My grade 5 teacher (my first year in gifted) confiscated my books. MAN, did that get my f#$%ing attention. Until that day, no-one had ever been willing to go to bat against my "but it's good for me" techniques. No-one had _ever_ recognized that they did not need to encourage me to learn/read/study. That was what I _wanted_ to do, and nothing was going to change that about me. My grade 5 teacher saw very quickly that there was no risk of turning me off reading, but that I REALLY needed to be encouraged to go play with somebody once in a while.

He wasn't the best teacher ever, but that particular thing was worth a whole year, all by itself. (He did lots of other good things, too)

And, yeah, undivided attention is kinda currency, but for the most part he just melts down, and is unable to make a choice to get my attention back.

We get by, you know... it's not like it's a constant disaster, just we're generally on the verge of disaster. There _are_ ways of making things work so he's able to let go at important times... I guess that's what I really mean by spoiling: Is it spoiling to give him precise information about things when I know he will not get that in kindergarten, though I know that by giving him that level of detail, he'll feel better and be happier, and NOT melt down?
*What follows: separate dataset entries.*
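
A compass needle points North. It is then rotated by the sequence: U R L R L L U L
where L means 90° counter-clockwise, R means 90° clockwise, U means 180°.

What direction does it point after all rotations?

Answer: Final heading: South

Derivation:
Start: North
  U (U-turn (180°)) -> South
  R (right (90° clockwise)) -> West
  L (left (90° counter-clockwise)) -> South
  R (right (90° clockwise)) -> West
  L (left (90° counter-clockwise)) -> South
  L (left (90° counter-clockwise)) -> East
  U (U-turn (180°)) -> West
  L (left (90° counter-clockwise)) -> South
Final: South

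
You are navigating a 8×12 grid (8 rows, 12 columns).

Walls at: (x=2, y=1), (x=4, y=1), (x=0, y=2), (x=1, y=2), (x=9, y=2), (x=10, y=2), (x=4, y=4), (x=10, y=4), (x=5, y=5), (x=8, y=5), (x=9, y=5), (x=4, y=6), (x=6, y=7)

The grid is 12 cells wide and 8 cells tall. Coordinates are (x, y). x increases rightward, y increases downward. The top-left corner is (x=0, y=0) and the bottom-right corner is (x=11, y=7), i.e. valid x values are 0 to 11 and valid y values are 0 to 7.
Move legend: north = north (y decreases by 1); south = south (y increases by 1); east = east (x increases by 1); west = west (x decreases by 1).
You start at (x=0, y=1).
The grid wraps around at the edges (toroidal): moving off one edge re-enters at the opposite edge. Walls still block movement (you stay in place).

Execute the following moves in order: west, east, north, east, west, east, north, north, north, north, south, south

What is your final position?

Answer: Final position: (x=1, y=6)

Derivation:
Start: (x=0, y=1)
  west (west): (x=0, y=1) -> (x=11, y=1)
  east (east): (x=11, y=1) -> (x=0, y=1)
  north (north): (x=0, y=1) -> (x=0, y=0)
  east (east): (x=0, y=0) -> (x=1, y=0)
  west (west): (x=1, y=0) -> (x=0, y=0)
  east (east): (x=0, y=0) -> (x=1, y=0)
  north (north): (x=1, y=0) -> (x=1, y=7)
  north (north): (x=1, y=7) -> (x=1, y=6)
  north (north): (x=1, y=6) -> (x=1, y=5)
  north (north): (x=1, y=5) -> (x=1, y=4)
  south (south): (x=1, y=4) -> (x=1, y=5)
  south (south): (x=1, y=5) -> (x=1, y=6)
Final: (x=1, y=6)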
In a day camp for 2-3yr olds, he freaked out because the counselors wouldn't give him the cross-streets for the park they were going to. He was genuinely concerned that I wouldn't be able to pick him up because I wouldn't know where to find him. He was looking for a way to get a message to me. They would only tell him I'd know where to pick him up, but not _how_ I would know, and they wouldn't help him take even the first step in getting a message to me. Is it spoiling him to talk about street names, and locations of things, given that I know he'll end up in situations like that, where adults can't fathom that when he asks "where is the park" he really wants to know the street names? I don't really think so. I think it's really great that he understands his surroundings that well, that he can worry about something like that shows a solid awareness of a whole lot of things I want him to understand and be aware of. I don't want to drill it out of him. But when I've been doing those things, really making sure he has the info he cares about, letting him in on stuff, he DOES start to expect it more, and it IS more of a let-down when others do not do the same. But an adult would certainly expect to get a clear answer to "were are we going?" why SHOULDn't he expect it too? and if we drill it out of him now, what will that mean when he's older and has this deep-seated lesson that he shouldn't ask for clarification? That sounds like a bad situation, there, too.
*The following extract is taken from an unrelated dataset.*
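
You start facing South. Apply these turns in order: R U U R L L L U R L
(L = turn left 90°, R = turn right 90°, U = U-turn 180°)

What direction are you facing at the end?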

The same goes for lot of other stuff in the "Best practices" section of the parenting library. For example, really listening to him about what's upsetting him. Most adults he encounters are truly not prepared to hear what he's saying, no matter how hard they try. Today, a certain issue was about castles. He was afraid that he would not be able to behave sufficiently well to allow me to get his little brother to sleep, because I had said that we couldn't go to the area where the hot glue (to build the castle) is until DS2 was asleep. That would be a lil confusing if an adult said it to me. He needed to hear that we would keep trying things until DS2 slept, and that I would try to help him keep from interfering. DS2 was hard to get to sleep (like usual), but DS1 had no trouble keeping from being a problem, as it turned out... ONCE I had told him I'd help if I needed to and that we'd keep trying till it worked. If I hadn't told him that, I suspect the tantrum would have gone on until we had to leave, without making the castle.
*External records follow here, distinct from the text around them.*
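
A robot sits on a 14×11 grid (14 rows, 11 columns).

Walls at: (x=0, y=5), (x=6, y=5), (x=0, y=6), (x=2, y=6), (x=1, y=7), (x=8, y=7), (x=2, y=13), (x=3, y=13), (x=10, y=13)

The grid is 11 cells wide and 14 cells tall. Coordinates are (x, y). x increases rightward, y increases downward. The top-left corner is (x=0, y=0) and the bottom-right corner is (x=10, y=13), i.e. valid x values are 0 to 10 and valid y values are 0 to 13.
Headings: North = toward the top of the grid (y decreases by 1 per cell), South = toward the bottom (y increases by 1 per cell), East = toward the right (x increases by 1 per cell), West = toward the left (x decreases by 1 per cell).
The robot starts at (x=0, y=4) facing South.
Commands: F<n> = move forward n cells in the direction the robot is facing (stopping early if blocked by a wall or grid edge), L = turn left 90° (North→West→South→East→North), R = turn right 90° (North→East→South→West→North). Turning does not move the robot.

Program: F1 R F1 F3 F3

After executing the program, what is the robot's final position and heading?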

All the books agree that it's best to address underlying issues, but what if I know other people won't be able to address his? Should I be getting him used to not being understood? That seems wrong... but... um... easy....

He's slowly getting better at pulling out of the stall when I do just ignore him, but it's slow-going. Meh. Whatever. This too shall pass smile

Sorry for plummeting the thread into philosophy of discipline instead of theory and practice thereof! I'm predictable, at least...


DS1: Hon, you already finished your homework
DS2: Quit it with the protesting already!